The groundbreaking work of Fisher Black, Myron Scholes, and Robert Merton in the 1970s led to the development of the Black-Scholes-Merton option pricing model, which revolutionized the valuation of European options. Building on these foundations, the binomial option pricing model was introduced by John Cox, Stephen Ross, and Mark Rubinstein in 1979, followed by the trinomial model by Phelim Boyle in 1986. These models provide a solid theoretical basis for the valuation of financial derivatives.
This project aims to implement the binomial and trinomial models in Python to demonstrate their practical application in the modern financial world. The development of a user-friendly Python-based application enables users to flexibly adjust model parameters and analyze a variety of derivatives. A particular focus is on the visual representation of model calculations and the integration of educational resources to enhance the understanding of fundamental financial mathematical concepts.
The project offers a platform that serves both as a powerful analysis tool and as an educational resource, contributing to the expansion and deepening of the application of financial mathematical models.

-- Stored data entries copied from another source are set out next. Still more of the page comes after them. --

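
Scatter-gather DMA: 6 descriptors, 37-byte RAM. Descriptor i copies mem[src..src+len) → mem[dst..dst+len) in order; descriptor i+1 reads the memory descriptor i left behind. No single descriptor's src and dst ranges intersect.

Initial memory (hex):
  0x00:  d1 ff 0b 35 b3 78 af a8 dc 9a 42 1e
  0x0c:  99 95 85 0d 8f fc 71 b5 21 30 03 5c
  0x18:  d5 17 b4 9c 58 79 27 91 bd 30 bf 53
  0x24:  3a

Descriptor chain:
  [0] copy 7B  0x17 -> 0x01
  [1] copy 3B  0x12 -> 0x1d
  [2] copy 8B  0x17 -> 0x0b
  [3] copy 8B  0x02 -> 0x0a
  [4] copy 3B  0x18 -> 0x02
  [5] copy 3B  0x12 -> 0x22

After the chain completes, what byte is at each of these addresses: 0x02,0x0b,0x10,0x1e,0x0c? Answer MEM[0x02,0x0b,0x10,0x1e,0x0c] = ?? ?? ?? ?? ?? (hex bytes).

MEM[0x02,0x0b,0x10,0x1e,0x0c] = d5 17 dc b5 b4

[0] 0x17->0x01 len=7 : 5c d5 17 b4 9c 58 79
[1] 0x12->0x1d len=3 : 71 b5 21
[2] 0x17->0x0b len=8 : 5c d5 17 b4 9c 58 71 b5
[3] 0x02->0x0a len=8 : d5 17 b4 9c 58 79 dc 9a
[4] 0x18->0x02 len=3 : d5 17 b4
[5] 0x12->0x22 len=3 : b5 b5 21
query mem[0x02]=0xd5, mem[0x0b]=0x17, mem[0x10]=0xdc, mem[0x1e]=0xb5, mem[0x0c]=0xb4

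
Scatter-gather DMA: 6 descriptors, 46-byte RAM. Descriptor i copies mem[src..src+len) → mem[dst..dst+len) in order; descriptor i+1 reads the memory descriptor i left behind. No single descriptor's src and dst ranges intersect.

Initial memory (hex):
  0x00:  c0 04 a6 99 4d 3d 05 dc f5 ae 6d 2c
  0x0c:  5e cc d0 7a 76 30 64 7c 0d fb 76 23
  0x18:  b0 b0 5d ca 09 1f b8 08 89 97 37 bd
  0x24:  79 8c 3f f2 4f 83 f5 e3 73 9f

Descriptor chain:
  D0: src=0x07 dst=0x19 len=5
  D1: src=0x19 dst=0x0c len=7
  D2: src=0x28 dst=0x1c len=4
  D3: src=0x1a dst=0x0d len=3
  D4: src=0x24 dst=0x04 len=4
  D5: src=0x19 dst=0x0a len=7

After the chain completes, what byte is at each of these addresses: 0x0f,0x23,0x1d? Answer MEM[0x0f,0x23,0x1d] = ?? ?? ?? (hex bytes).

MEM[0x0f,0x23,0x1d] = f5 bd 83

D0: mem[0x19..0x1d] <- [dc f5 ae 6d 2c]
D1: mem[0x0c..0x12] <- [dc f5 ae 6d 2c b8 08]
D2: mem[0x1c..0x1f] <- [4f 83 f5 e3]
D3: mem[0x0d..0x0f] <- [f5 ae 4f]
D4: mem[0x04..0x07] <- [79 8c 3f f2]
D5: mem[0x0a..0x10] <- [dc f5 ae 4f 83 f5 e3]
query mem[0x0f]=0xf5, mem[0x23]=0xbd, mem[0x1d]=0x83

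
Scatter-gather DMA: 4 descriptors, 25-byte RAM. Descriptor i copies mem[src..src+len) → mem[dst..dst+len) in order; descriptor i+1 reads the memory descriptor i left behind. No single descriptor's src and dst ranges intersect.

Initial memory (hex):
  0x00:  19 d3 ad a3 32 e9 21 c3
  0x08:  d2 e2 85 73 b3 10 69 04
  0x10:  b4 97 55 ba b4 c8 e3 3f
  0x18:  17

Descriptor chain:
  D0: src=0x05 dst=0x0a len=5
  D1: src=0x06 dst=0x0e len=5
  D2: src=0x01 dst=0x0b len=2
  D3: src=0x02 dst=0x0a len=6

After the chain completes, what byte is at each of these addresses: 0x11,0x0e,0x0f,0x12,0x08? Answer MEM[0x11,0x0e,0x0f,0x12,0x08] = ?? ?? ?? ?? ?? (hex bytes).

  after D0: wrote 5B at 0x0a = e921c3d2e2
  after D1: wrote 5B at 0x0e = 21c3d2e2e9
  after D2: wrote 2B at 0x0b = d3ad
  after D3: wrote 6B at 0x0a = ada332e921c3
query mem[0x11]=0xe2, mem[0x0e]=0x21, mem[0x0f]=0xc3, mem[0x12]=0xe9, mem[0x08]=0xd2

MEM[0x11,0x0e,0x0f,0x12,0x08] = e2 21 c3 e9 d2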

This section provides a detailed examination of the FinanceApp, divided into three main areas: user interface, implementation, and future extensions. The goal is to provide a comprehensive understanding of the application by illuminating both the interaction interface and the technical structures and processes that support these interactions. Additionally, an outlook on potential further developments and the expansion of functionalities is given.
The user interface of the FinanceApp is designed to translate the complexity of financial mathematical models into an accessible and intuitive form. It allows users to conduct analyses and evaluations of derivative financial instruments without extensive prior knowledge. The interface includes:
- Model Selection and Configuration: Users can choose between different valuation models and specify parameters to evaluate a variety of derivatives under different market conditions.
- Visualization: The application offers comprehensive visualizations of calculation results, including model trees and convergence behavior, to provide deeper insights into the evaluated financial instruments.
- LearningHub: An interactive platform to promote the understanding of fundamental financial concepts.
- Settings and Support Functions: Users can set default values and track their learning progress. A help section provides access to the documentation of the bachelor's thesis.
- Concept Area: This area allows users to explore potential extensions such as the integration of real-time financial data.
The implementation of the app ensures stability and efficiency by enabling the calculations and analyses on which user interactions are based.
An outlook on the expansion of the app with advanced features, such as the integration of real-time financial data, is provided.
Finally, a UML class diagram offers further insights into the structure of the project and illustrates the underlying conceptual and technical aspects.
The development of this application was accomplished using Python in conjunction with the Qt Designer, which facilitated the creation of a robust and intuitive user interface. The following screenshots provide a closer look at the user interface, showcasing its design and functionality. These visuals illustrate how the complex financial models are made accessible to users, allowing them to interact with the application seamlessly and effectively. By leveraging the capabilities of Qt Designer, the interface is both visually appealing and functionally rich, ensuring a smooth user experience.
Please note that the user interface and all comments are in German, as the accompanying bachelor's thesis was also written in German. This linguistic consistency ensures seamless integration between the application and the written work.